A group of Jewish activists stage a protest against Birthright Israel, an organization that provides free trips to Israel for young Jewish people on April 15 in New York City. Photo: AFP/Atilgan Ozdil/Anadolu
A group of Jewish activists stage a protest against Birthright Israel, an organization that provides free trips to Israel for young Jewish people on April 15 in New York City. Photo: AFP/Atilgan Ozdil/Anadolu

Julie Weinberg-Connors, a left-wing activist with the intention of immigrating to Israel, was initially denied entry at Ben Gurion Airport on Sept. 12.

The justification was that she had visited sites in the occupied West Bank before and in particular the Bedouin village of Khan al-Ahmar, which is slated for demolition by Israel in the coming days.

This led Israeli security services to deny her entry on the grounds that, according to Weinberg-Connors, she was “there to make trouble.”

The American-Jewish activist was eventually allowed into Israel after pressure from human rights organizations and her legal counsel.

This was part of a rash of similar delays, denials of entry and interrogations of figures Israel found undesirable in the last few months.

Israel recently passed a law allowing it to bar entry to people who advocate boycotts of Israel or Israeli settlements in the West Bank.
The most notable example was the detention of Peter Beinart, a noted American liberal columnist and commentator, for participating in a demonstration against the occupation in the West Bank.

The Beinart detention created so much backlash that Israeli Minister for Regional Cooperation Tzach Hanegbi predicted that “now there will be someone who stands there and will check that such stupidity does not recur.”

Even Prime Minister Benjamin Netanyahu called the move an “administrative mistake.”

The latest incident shows that the policy of barring entry to “ideological undesirables” continues unabated. In fact, the Weinberg-Connors affair was an escalation from the Beinart incident.

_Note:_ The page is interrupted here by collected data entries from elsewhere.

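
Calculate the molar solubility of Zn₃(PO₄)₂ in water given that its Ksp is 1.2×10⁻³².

1.6×10⁻⁷ M

Zn₃(PO₄)₂(s) ⇌ 3 Zn²⁺(aq) + 2 PO₄³⁻(aq)
For each mole of Zn₃(PO₄)₂ that dissolves per liter, [Zn²⁺] = 3s and [PO₄³⁻] = 2s; let s denote this solubility.
Ksp = [Zn²⁺]^3[PO₄³⁻]^2 = (3s)^3 · (2s)^2 = 108s^5
108s^5 = 1.2×10⁻³²  ⇒  s^5 = 1.1×10⁻³⁴
s = (1.1×10⁻³⁴)^(1/5) = 1.6×10⁻⁷ M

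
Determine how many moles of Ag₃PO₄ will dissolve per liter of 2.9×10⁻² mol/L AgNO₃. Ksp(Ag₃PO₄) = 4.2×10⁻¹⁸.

Ag₃PO₄(s) ⇌ 3 Ag⁺(aq) + PO₄³⁻(aq)
With Ag⁺ already at 2.9×10⁻² mol/L and s small, take [Ag⁺] ≈ 2.9×10⁻² mol/L and [PO₄³⁻] = s.
Ksp = [Ag⁺]^3[PO₄³⁻] = (2.9×10⁻²)^3s
s = 4.2×10⁻¹⁸ / (2.9×10⁻²)^3 = 1.7×10⁻¹³
s = 1.7×10⁻¹³ mol/L

1.7×10⁻¹³ M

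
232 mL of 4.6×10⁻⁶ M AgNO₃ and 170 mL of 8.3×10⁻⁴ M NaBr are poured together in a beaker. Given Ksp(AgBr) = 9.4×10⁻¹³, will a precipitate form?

Yes

After mixing, V = 232 mL + 170 mL = 402 mL.
[Ag⁺] = (4.6×10⁻⁶)(232)/402 = 2.7×10⁻⁶ M
[Br⁻] = (8.3×10⁻⁴)(170)/402 = 3.5×10⁻⁴ M
Q = [Ag⁺][Br⁻] = 9.3×10⁻¹⁰
Since Q (9.3×10⁻¹⁰) exceeds Ksp (9.4×10⁻¹³), AgBr will precipitate.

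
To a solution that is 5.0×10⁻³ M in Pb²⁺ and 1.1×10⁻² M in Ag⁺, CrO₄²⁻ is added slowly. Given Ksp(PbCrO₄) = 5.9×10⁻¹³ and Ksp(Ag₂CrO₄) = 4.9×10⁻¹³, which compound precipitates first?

PbCrO₄

Precipitation begins when Q = Ksp.
For PbCrO₄: [CrO₄²⁻] = (Ksp/[Pb²⁺]) = 1.2×10⁻¹⁰ M
For Ag₂CrO₄: [CrO₄²⁻] = (Ksp/[Ag⁺]^2) = 4.0×10⁻⁹ M
PbCrO₄ requires the lower [CrO₄²⁻], so it precipitates first.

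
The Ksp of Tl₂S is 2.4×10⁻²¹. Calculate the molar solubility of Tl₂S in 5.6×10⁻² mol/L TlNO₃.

7.7×10⁻¹⁹ M

Tl₂S(s) ⇌ 2 Tl⁺(aq) + S²⁻(aq)
The solution already contains Tl⁺ at 5.6×10⁻² mol/L. Let s be the molar solubility of Tl₂S.
[Tl⁺] ≈ 5.6×10⁻² mol/L (common ion dominates); [S²⁻] = s.
Ksp = [Tl⁺]^2[S²⁻] = (5.6×10⁻²)^2s
s = 2.4×10⁻²¹ / (5.6×10⁻²)^2 = 7.7×10⁻¹⁹
s = 7.7×10⁻¹⁹ mol/L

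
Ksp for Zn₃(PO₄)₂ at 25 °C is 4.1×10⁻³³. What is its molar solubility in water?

Zn₃(PO₄)₂(s) ⇌ 3 Zn²⁺(aq) + 2 PO₄³⁻(aq)
Let s be the molar solubility. Then [Zn²⁺] = 3s and [PO₄³⁻] = 2s.
Ksp = [Zn²⁺]^3[PO₄³⁻]^2 = (3s)^3 · (2s)^2 = 108s^5
108s^5 = 4.1×10⁻³³  ⇒  s^5 = 3.8×10⁻³⁵
s = (3.8×10⁻³⁵)^(1/5) = 1.3×10⁻⁷ mol L⁻¹

1.3×10⁻⁷ M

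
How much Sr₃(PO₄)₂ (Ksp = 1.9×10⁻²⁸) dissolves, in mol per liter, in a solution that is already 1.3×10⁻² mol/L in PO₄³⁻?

3.5×10⁻⁹ M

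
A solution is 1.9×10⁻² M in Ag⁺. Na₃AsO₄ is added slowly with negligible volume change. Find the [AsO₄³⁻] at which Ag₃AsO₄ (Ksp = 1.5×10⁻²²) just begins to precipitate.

2.2×10⁻¹⁷ M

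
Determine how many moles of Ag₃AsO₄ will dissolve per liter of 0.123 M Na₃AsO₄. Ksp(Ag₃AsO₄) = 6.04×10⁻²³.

Ag₃AsO₄(s) ⇌ 3 Ag⁺(aq) + AsO₄³⁻(aq)
The solution already contains AsO₄³⁻ at 0.123 M. Let s be the molar solubility of Ag₃AsO₄.
[AsO₄³⁻] ≈ 0.123 M (common ion dominates); [Ag⁺] = 3s.
Ksp = [Ag⁺]^3[AsO₄³⁻] = (3s)^3(0.123)
(3s)^3 = 6.04×10⁻²³ / (0.123) = 4.91×10⁻²²
s = 2.63×10⁻⁸ M

2.63×10⁻⁸ M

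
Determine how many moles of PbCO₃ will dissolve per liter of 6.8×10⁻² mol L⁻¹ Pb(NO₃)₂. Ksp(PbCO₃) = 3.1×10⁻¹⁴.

PbCO₃(s) ⇌ Pb²⁺(aq) + CO₃²⁻(aq)
With Pb²⁺ already at 6.8×10⁻² mol L⁻¹ and s small, take [Pb²⁺] ≈ 6.8×10⁻² mol L⁻¹ and [CO₃²⁻] = s.
Ksp = [Pb²⁺][CO₃²⁻] = (6.8×10⁻²)s
s = 3.1×10⁻¹⁴ / (6.8×10⁻²) = 4.6×10⁻¹³
s = 4.6×10⁻¹³ mol L⁻¹

4.6×10⁻¹³ M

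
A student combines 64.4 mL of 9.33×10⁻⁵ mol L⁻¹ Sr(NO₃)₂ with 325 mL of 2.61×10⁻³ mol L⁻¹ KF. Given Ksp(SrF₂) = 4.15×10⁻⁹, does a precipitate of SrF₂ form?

No

Total volume after mixing = 64.4 + 325 = 389.4 mL.
[Sr²⁺] = (9.33×10⁻⁵)(64.4)/389.4 = 1.54×10⁻⁵ mol L⁻¹
[F⁻] = (2.61×10⁻³)(325)/389.4 = 2.18×10⁻³ mol L⁻¹
Q = [Sr²⁺][F⁻]^2 = 7.32×10⁻¹¹
Q = 7.32×10⁻¹¹ < Ksp = 4.15×10⁻⁹, so the solution is unsaturated and no precipitate forms.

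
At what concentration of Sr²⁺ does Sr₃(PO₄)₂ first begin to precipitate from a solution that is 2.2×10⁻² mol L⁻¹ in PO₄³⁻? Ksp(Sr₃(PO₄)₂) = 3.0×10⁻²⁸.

8.5×10⁻⁹ M

The threshold for precipitation is Q = Ksp.
Sr₃(PO₄)₂(s) ⇌ 3 Sr²⁺(aq) + 2 PO₄³⁻(aq)
Ksp = [Sr²⁺]^3[PO₄³⁻]^2 = [Sr²⁺]^3(2.2×10⁻²)^2
[Sr²⁺]^3 = 3.0×10⁻²⁸ / (2.2×10⁻²)^2 = 6.2×10⁻²⁵
[Sr²⁺] = 8.5×10⁻⁹ mol L⁻¹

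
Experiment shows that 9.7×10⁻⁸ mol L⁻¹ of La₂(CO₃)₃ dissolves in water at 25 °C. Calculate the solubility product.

Ksp = 9.3×10⁻³⁴

La₂(CO₃)₃(s) ⇌ 2 La³⁺(aq) + 3 CO₃²⁻(aq)
Let s be the molar solubility. Then [La³⁺] = 2s and [CO₃²⁻] = 3s.
Ksp = [La³⁺]^2[CO₃²⁻]^3 = (2s)^2 · (3s)^3 = 108s^5
Ksp = 108 × (9.7×10⁻⁸)^5 = 9.3×10⁻³⁴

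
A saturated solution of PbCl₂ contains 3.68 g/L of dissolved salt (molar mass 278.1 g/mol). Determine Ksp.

Ksp = 9.27×10⁻⁶

s = (3.68 g L⁻¹)/(278.1 g mol⁻¹) = 1.3233×10⁻² M
PbCl₂(s) ⇌ Pb²⁺(aq) + 2 Cl⁻(aq)
With molar solubility s: [Pb²⁺] = s, [Cl⁻] = 2s.
Ksp = [Pb²⁺][Cl⁻]^2 = s · (2s)^2 = 4s^3
Ksp = 4 × (1.3233×10⁻²)^3 = 9.27×10⁻⁶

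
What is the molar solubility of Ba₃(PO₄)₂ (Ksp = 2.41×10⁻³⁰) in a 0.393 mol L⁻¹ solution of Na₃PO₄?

Ba₃(PO₄)₂(s) ⇌ 3 Ba²⁺(aq) + 2 PO₄³⁻(aq)
PO₄³⁻ is already present at 0.393 mol L⁻¹. If s mol/L of Ba₃(PO₄)₂ dissolves, [Ba²⁺] = 3s while [PO₄³⁻] ≈ 0.393 mol L⁻¹.
Ksp = [Ba²⁺]^3[PO₄³⁻]^2 = (3s)^3(0.393)^2
(3s)^3 = 2.41×10⁻³⁰ / (0.393)^2 = 1.56×10⁻²⁹
s = 8.33×10⁻¹¹ mol L⁻¹

8.33×10⁻¹¹ M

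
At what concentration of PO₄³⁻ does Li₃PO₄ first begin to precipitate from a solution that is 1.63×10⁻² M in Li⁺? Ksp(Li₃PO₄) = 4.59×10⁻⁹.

1.06×10⁻³ M

Each salt precipitates once Q = Ksp for that salt.
Li₃PO₄(s) ⇌ 3 Li⁺(aq) + PO₄³⁻(aq)
Ksp = [Li⁺]^3[PO₄³⁻] = [PO₄³⁻](1.63×10⁻²)^3
[PO₄³⁻] = 4.59×10⁻⁹ / (1.63×10⁻²)^3 = 1.06×10⁻³
[PO₄³⁻] = 1.06×10⁻³ M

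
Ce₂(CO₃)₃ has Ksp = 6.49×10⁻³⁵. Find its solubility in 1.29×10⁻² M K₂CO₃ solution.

2.75×10⁻¹⁵ M

Ce₂(CO₃)₃(s) ⇌ 2 Ce³⁺(aq) + 3 CO₃²⁻(aq)
Let s be the solubility of Ce₂(CO₃)₃ here. The common ion gives [CO₃²⁻] ≈ 1.29×10⁻² M, and [Ce³⁺] = 2s.
Ksp = [Ce³⁺]^2[CO₃²⁻]^3 = (2s)^2(1.29×10⁻²)^3
(2s)^2 = 6.49×10⁻³⁵ / (1.29×10⁻²)^3 = 3.02×10⁻²⁹
s = 2.75×10⁻¹⁵ M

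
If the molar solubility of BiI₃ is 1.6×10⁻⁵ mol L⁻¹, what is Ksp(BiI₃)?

Ksp = 1.8×10⁻¹⁸

BiI₃(s) ⇌ Bi³⁺(aq) + 3 I⁻(aq)
Call the molar solubility s, so that [Bi³⁺] = s and [I⁻] = 3s.
Ksp = [Bi³⁺][I⁻]^3 = s · (3s)^3 = 27s^4
Ksp = 27 × (1.6×10⁻⁵)^4 = 1.8×10⁻¹⁸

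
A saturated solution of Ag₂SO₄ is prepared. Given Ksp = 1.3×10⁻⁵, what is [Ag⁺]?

Ag₂SO₄(s) ⇌ 2 Ag⁺(aq) + SO₄²⁻(aq)
For each mole of Ag₂SO₄ that dissolves per liter, [Ag⁺] = 2s and [SO₄²⁻] = s; let s denote this solubility.
Ksp = [Ag⁺]^2[SO₄²⁻] = (2s)^2 · s = 4s^3 = 1.3×10⁻⁵
s = 1.5×10⁻² mol/L
[Ag⁺] = 2s = 3.0×10⁻² mol/L

3.0×10⁻² M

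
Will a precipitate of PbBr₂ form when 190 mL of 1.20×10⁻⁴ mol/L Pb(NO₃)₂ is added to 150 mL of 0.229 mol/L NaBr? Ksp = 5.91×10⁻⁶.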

Weinberg-Connors possessed an A-1 visa, indicating her eligibility to settle in Israel and, according to the Jerusalem Post, had filed immigration papers.

Ideological purity

Entry into a country of which one is not a citizen – although in this case very nearly one – is a privilege and not a right. It is also not unique for a country to bar activists it believes work against its interests.

But the phenomenon of detaining liberal Jewish activists has serious implications for the identity of Israel as a Jewish state.

The country was designed as a safe haven for Jews from all corners of the earth regardless of their beliefs or opinions. This is the first time an ideological purity test has limited the foundational role Israel plays in carrying out the biblical prophesy of an “ingathering of the exiles.”

The Israeli claim to be the homeland for all Jews is challenged when potential emigres are filtered based on their political sympathies. The decision is part of a trend that could have strategic repercussions.

The new measures disproportionately target left-leaning American Jews. They also serve to alienate Americans – Jewish and otherwise – by curtailing free speech, a basic ideal in the United States.

Losing the Democrats

A recently leaked document outlining the strategic goals of the Israeli Foreign Ministry stressed the need to focus on “strengthening the ties with the various streams and establishing a dialogue with key liberal elements in the Jewish world and outside it.”

Indeed, the Jewish state puts a great deal of effort into safeguarding its relations with the American Jewish community. The influential and affluent community is considered to be a major factor in assuring the significant strategic support the United States provides for Israel through its domestic political influence.

American Jews provide millions of dollars annually in charitable donations and business investment to the Jewish state. Therefore, the maintenance of strong relations with that diaspora community has been a consistent goal for Jerusalem.

The repeated detention of American Jews in order to uphold an occupation policy many in that diaspora community do not support could serve to undermine that goal.

The document also spelled out the strategic necessity that Israel improve ties with the Democratic Party ahead of the November 2018 midterm elections, in which the Republicans are expected to lose seats. A key to traditional support for Israel in the United States is its bi-partisan nature.

This policy goal indicates an Israeli fear that too close an affiliation with the Republican Party, and the Trump administration in particular, could jeopardize relations with the Democrats and lessen Israeli influence in the United States.

Netanyahu’s adversarial relations with the Obama administration had already created a rift between the Israeli government and the Democratic Party. Moves to single out and detain progressive American activists could further hamper already tense relations.

For the Israeli government, this potential development is particularly worrying, as demographic trends predict future electoral success for the Democrats.

There is very little to be gained by detaining individual American peace activists unless they have been engaged directly in violent acts.

Demonstrations in the West Bank get little exposure in the international press and have had little effect on Israeli policy or its standing in the world.

However, singling out American Jews directly undermines its support in the two constituencies it needs most in the US: its kith and kin and the Democratic political elite.